Q:なぜ東洋では個別崇拝と記載のみになるのだろうか
A:おそらく中国の本草学の影響が大きいのではないか
Q:西洋ではキリスト教的生物観から抜け出すために原理原則で戦う必要があったのでこうなっているということではないのだろうか
A:それは大変啓発的な意見で参考になる
Q:オオカミとイヌは同種だと聞いたがそうなのか
A:マイヤーのいう生物学的種概念では交雑可能であれば同種ということになっているが,実際にイヌ間でもグレートデンとチワワが(自然に)交雑できるとは思えない.そもそも「種」というのはそんなにはっきりとした概念ではないと考えた方がいい.
主催者側から最後に「夢」を語って締めて欲しいとリクエストがあり,以下のようにコメントして締めくくりとなった.
本日示したように,分類と系統の話は学問領域を飛び越えた話になる.要するに「ものの考え方」は様々な領域で通用するのだ.領域間の壁というのは本当はないはずのものだ.このように壁を超えるとまた新たな壁が見えてくるが,それをさらに越えていきたい.それが今の自分の夢だ.

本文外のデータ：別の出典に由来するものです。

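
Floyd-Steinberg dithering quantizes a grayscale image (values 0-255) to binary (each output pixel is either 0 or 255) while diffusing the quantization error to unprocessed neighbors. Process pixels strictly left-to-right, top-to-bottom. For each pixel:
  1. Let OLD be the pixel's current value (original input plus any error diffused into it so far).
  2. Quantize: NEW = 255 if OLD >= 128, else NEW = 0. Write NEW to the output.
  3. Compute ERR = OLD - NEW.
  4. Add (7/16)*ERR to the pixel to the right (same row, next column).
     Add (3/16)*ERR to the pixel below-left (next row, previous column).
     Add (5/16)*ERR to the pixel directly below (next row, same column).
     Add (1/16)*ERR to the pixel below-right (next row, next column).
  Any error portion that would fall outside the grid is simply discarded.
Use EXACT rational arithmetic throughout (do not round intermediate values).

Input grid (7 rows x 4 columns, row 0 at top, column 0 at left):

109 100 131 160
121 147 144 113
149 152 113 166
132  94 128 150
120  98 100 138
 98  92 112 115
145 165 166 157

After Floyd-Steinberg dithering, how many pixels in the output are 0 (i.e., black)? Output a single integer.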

持ち時間たっぷりの“高座”で,スライドの合間には関連のインターネットサイトに飛んで実例を詳しく紹介するなどサービス満点だったし,聴衆も反応がよく,くだけて楽しい講演だった.三中先生や関係者の方々にはここで感謝申し上げたい.
これは講演開始までに待ち時間が発生したので東京ミッドタウンガレリアB1「京はやしや」でいただいた抹茶パフェ.暑かったので美味しゅうございました.